Update: I got some 4mm coroplast from a local plastics dealer. I wanted thicker, but this was all they had. The concept here is to create an air gap between the panels and the roof. The coroplast channels are oriented so convection would carry the hot air out toward the apex of the tent . Because the ambient temperature is going up as the day continues. It’s about 60F ambient today. This is far from a highly controlled experiment and I’m a graduate school dropout so take this whole thing for what it is.

First experiment was 1 layer of coroplast between the panel and the roof. I allowed 20 minutes of sun to let temps equalize. No appreciable temperature drop inside. Some temperature drop outside. This makes me seriously doubt the Youtube video crowd advocating for 1 layer of thin coroplast as a cooling solution - although the panel is cooler than the unspaced panel. Not noted in this first picture, the untreated roof temperature was ~99F.

Second experiment was 2 layers of coroplast between the panel and roof. Allowed for 20 minutes of sun to let temps equalize. Improved but still significantly hotter than without panels on the roof.

Third experiment was 3 layers of coroplast between the panel and roof. Allowed for 20 minutes of sun to let temps equalize.

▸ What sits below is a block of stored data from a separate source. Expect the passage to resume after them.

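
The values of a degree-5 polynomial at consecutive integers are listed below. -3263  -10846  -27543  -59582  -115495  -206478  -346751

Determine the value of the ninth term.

Δ: -7583, -16697, -32039, -55913, -90983, -140273
Δ²: -9114, -15342, -23874, -35070, -49290
Δ³: -6228, -8532, -11196, -14220
Δ⁴: -2304, -2664, -3024
Δ⁵: -360, -360
Constant fifth difference = -360, so extend:
-3024 − 360 = -3384;  -14220 − 3384 = -17604;  -49290 − 17604 = -66894;  -140273 − 66894 = -207167;  -346751 − 207167 = -553918
-3384 − 360 = -3744;  -17604 − 3744 = -21348;  -66894 − 21348 = -88242;  -207167 − 88242 = -295409;  -553918 − 295409 = -849327

-849327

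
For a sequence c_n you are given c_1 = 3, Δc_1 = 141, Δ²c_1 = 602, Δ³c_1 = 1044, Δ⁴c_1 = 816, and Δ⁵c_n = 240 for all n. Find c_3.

887

Build the table forward from the leading diagonal:
Δ⁵: 240, 240, 240
Δ⁴: 816, 1056, 1296
Δ³: 1044, 1860, 2916
Δ²: 602, 1646, 3506
Δ: 141, 743, 2389
c: 3, 144, 887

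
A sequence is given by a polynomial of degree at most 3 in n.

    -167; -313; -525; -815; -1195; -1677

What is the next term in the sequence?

D1: -146, -212, -290, -380, -482
D2: -66, -78, -90, -102
D3: -12, -12, -12
Third differences constant at -12.
-102 − 12 = -114;  -482 − 114 = -596;  -1677 − 596 = -2273

-2273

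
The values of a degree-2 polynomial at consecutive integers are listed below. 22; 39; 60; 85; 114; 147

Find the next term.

17  21  25  29  33
4  4  4  4
Constant second difference = 4, so extend:
33 + 4 = 37;  147 + 37 = 184

184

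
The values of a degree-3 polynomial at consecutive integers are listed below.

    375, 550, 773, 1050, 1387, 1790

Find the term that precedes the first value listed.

242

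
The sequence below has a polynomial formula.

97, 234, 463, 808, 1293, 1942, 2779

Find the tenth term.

6658

137, 229, 345, 485, 649, 837
92, 116, 140, 164, 188
24, 24, 24, 24
The third differences are constant (24).
188 + 24 = 212;  837 + 212 = 1049;  2779 + 1049 = 3828
212 + 24 = 236;  1049 + 236 = 1285;  3828 + 1285 = 5113
236 + 24 = 260;  1285 + 260 = 1545;  5113 + 1545 = 6658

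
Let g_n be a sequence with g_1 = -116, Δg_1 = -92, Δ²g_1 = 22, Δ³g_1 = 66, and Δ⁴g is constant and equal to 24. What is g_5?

Build the table forward from the leading diagonal:
Δ⁴: 24, 24, 24, 24, 24
Δ³: 66, 90, 114, 138, 162
Δ²: 22, 88, 178, 292, 430
Δ: -92, -70, 18, 196, 488
g: -116, -208, -278, -260, -64

-64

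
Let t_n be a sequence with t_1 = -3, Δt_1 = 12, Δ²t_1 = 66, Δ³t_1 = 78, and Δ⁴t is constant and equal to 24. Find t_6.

Build the table forward from the leading diagonal:
D4: 24, 24, 24, 24, 24, 24
D3: 78, 102, 126, 150, 174, 198
D2: 66, 144, 246, 372, 522, 696
D1: 12, 78, 222, 468, 840, 1362
t: -3, 9, 87, 309, 777, 1617

1617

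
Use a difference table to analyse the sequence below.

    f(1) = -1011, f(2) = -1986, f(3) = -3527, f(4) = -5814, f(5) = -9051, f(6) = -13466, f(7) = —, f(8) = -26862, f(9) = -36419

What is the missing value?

-19311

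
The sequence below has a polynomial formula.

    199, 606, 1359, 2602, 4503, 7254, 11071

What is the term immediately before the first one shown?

18

First differences: 407  753  1243  1901  2751  3817
Second differences: 346  490  658  850  1066
Third differences: 144  168  192  216
Fourth differences: 24  24  24
The fourth differences are constant at 24.
Work back: 144 − 24 = 120;  346 − 120 = 226;  407 − 226 = 181;  199 − 181 = 18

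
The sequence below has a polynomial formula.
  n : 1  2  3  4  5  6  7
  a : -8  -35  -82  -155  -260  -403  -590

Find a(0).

5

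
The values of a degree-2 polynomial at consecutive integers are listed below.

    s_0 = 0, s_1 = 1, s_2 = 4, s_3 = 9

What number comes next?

16

1, 3, 5
2, 2
The second differences are constant (2).
5 + 2 = 7;  9 + 7 = 16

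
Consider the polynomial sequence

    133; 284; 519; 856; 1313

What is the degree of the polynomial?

First differences: 151, 235, 337, 457
Second differences: 84, 102, 120
Third differences: 18, 18
The third differences are constant, so the polynomial has degree 3.

3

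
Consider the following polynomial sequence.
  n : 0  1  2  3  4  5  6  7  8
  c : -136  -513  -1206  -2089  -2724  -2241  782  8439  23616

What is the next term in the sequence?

50111

D1: -377, -693, -883, -635, 483, 3023, 7657, 15177
D2: -316, -190, 248, 1118, 2540, 4634, 7520
D3: 126, 438, 870, 1422, 2094, 2886
D4: 312, 432, 552, 672, 792
D5: 120, 120, 120, 120
Constant fifth difference = 120, so extend:
792 + 120 = 912;  2886 + 912 = 3798;  7520 + 3798 = 11318;  15177 + 11318 = 26495;  23616 + 26495 = 50111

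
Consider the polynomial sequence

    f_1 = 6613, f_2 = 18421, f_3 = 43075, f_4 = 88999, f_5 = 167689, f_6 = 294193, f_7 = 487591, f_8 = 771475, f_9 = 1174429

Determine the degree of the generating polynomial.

5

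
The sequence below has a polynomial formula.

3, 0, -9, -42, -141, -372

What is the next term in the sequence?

-825

Δ: -3, -9, -33, -99, -231
Δ²: -6, -24, -66, -132
Δ³: -18, -42, -66
Δ⁴: -24, -24
Fourth differences constant at -24.
-66 − 24 = -90;  -132 − 90 = -222;  -231 − 222 = -453;  -372 − 453 = -825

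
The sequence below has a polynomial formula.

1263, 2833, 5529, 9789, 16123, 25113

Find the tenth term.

Δ: 1570, 2696, 4260, 6334, 8990
Δ²: 1126, 1564, 2074, 2656
Δ³: 438, 510, 582
Δ⁴: 72, 72
Fourth differences constant at 72.
582 + 72 = 654;  2656 + 654 = 3310;  8990 + 3310 = 12300;  25113 + 12300 = 37413
654 + 72 = 726;  3310 + 726 = 4036;  12300 + 4036 = 16336;  37413 + 16336 = 53749
726 + 72 = 798;  4036 + 798 = 4834;  16336 + 4834 = 21170;  53749 + 21170 = 74919
798 + 72 = 870;  4834 + 870 = 5704;  21170 + 5704 = 26874;  74919 + 26874 = 101793

101793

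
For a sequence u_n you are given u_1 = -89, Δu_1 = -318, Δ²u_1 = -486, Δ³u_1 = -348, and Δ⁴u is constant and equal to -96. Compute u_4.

Build the table forward from the leading diagonal:
D4: -96, -96, -96, -96
D3: -348, -444, -540, -636
D2: -486, -834, -1278, -1818
D1: -318, -804, -1638, -2916
u: -89, -407, -1211, -2849

-2849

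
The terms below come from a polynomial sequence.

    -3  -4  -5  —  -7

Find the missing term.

Using the first 3 terms:
First differences: -1, -1
Constant first difference = -1.
Extend forward: -5 − 1 = -6

-6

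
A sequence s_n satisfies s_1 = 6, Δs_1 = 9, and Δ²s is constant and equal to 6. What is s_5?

78

Build the table forward from the leading diagonal:
D2: 6  6  6  6  6
D1: 9  15  21  27  33
s: 6  15  30  51  78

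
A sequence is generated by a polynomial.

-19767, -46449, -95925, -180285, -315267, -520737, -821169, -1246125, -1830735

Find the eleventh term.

-3650157

Δ: -26682 , -49476 , -84360 , -134982 , -205470 , -300432 , -424956 , -584610
Δ²: -22794 , -34884 , -50622 , -70488 , -94962 , -124524 , -159654
Δ³: -12090 , -15738 , -19866 , -24474 , -29562 , -35130
Δ⁴: -3648 , -4128 , -4608 , -5088 , -5568
Δ⁵: -480 , -480 , -480 , -480
Fifth differences constant at -480.
-5568 − 480 = -6048;  -35130 − 6048 = -41178;  -159654 − 41178 = -200832;  -584610 − 200832 = -785442;  -1830735 − 785442 = -2616177
-6048 − 480 = -6528;  -41178 − 6528 = -47706;  -200832 − 47706 = -248538;  -785442 − 248538 = -1033980;  -2616177 − 1033980 = -3650157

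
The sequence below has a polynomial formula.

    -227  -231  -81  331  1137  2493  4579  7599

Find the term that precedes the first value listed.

-153

First differences: -4  150  412  806  1356  2086  3020
Second differences: 154  262  394  550  730  934
Third differences: 108  132  156  180  204
Fourth differences: 24  24  24  24
The fourth differences are constant at 24.
Work back: 108 − 24 = 84;  154 − 84 = 70;  -4 − 70 = -74;  -227 + 74 = -153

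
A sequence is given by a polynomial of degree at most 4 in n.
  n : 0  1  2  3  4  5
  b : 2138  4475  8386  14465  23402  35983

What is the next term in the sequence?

D1: 2337  3911  6079  8937  12581
D2: 1574  2168  2858  3644
D3: 594  690  786
D4: 96  96
Constant fourth difference = 96, so extend:
786 + 96 = 882;  3644 + 882 = 4526;  12581 + 4526 = 17107;  35983 + 17107 = 53090

53090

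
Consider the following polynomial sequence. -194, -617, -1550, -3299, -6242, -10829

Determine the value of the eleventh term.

-79214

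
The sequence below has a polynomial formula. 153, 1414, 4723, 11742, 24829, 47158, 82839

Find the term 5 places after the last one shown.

686014

First differences: 1261 , 3309 , 7019 , 13087 , 22329 , 35681
Second differences: 2048 , 3710 , 6068 , 9242 , 13352
Third differences: 1662 , 2358 , 3174 , 4110
Fourth differences: 696 , 816 , 936
Fifth differences: 120 , 120
The fifth differences are constant (120).
936 + 120 = 1056;  4110 + 1056 = 5166;  13352 + 5166 = 18518;  35681 + 18518 = 54199;  82839 + 54199 = 137038
1056 + 120 = 1176;  5166 + 1176 = 6342;  18518 + 6342 = 24860;  54199 + 24860 = 79059;  137038 + 79059 = 216097
1176 + 120 = 1296;  6342 + 1296 = 7638;  24860 + 7638 = 32498;  79059 + 32498 = 111557;  216097 + 111557 = 327654
1296 + 120 = 1416;  7638 + 1416 = 9054;  32498 + 9054 = 41552;  111557 + 41552 = 153109;  327654 + 153109 = 480763
1416 + 120 = 1536;  9054 + 1536 = 10590;  41552 + 10590 = 52142;  153109 + 52142 = 205251;  480763 + 205251 = 686014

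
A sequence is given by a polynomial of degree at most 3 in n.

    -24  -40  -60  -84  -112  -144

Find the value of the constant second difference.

Δ: -16, -20, -24, -28, -32
Δ²: -4, -4, -4, -4

-4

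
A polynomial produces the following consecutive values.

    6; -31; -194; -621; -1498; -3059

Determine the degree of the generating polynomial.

4

D1: -37, -163, -427, -877, -1561
D2: -126, -264, -450, -684
D3: -138, -186, -234
D4: -48, -48
The fourth differences are constant, so the polynomial has degree 4.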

Fourth Experiment was 4 layers, same conditions.

Summarizing the Coroplast experiments:
RTD: Inside roof temperature difference between untreated (bare) and coroplast treated area.
IRPTD: Inside roof temperature difference between untreated solar and coroplast solar
OPTD: Outside temperature difference between treated and untreated area.

  1. RTD: ~14 degree. IRPTD:1 degrees OPTD: ~8 degrees.
  2. RTD: ~10 degrees. IRPTD:8 degrees OPTD: ~15 degrees.
  3. RTD : ~11 degrees. IRPTD: 7 degrees OPTD: ~6 degrees.
  4. RTD: ~7 degrees. IRPTD:16 degrees OPTD: ~18 degrees.

All in all kind of hard to read, but basically small effects inside (<10%) with diminishing returns somewhere in the neighborhood of 3-4 layers. I’m not sure what to make of the huge difference in outside panel temps for the 4 layer setup. Kind of anomalous.

An interesting note is that polyethylene (the plastic coroplast is made from) is generally transparent to heat energy (3-12umish (very rough numbers)). So the effect here is mostly likely heat radiating or conducting to the surface below, the reduction in heat is due to the spacing/inverse square law and perhaps some small cooling effect from the air channels.

transmission polyethylene

EDIT: I did some tests including a sandwiched piece of woven radiant barrier material, nothing impressive happened.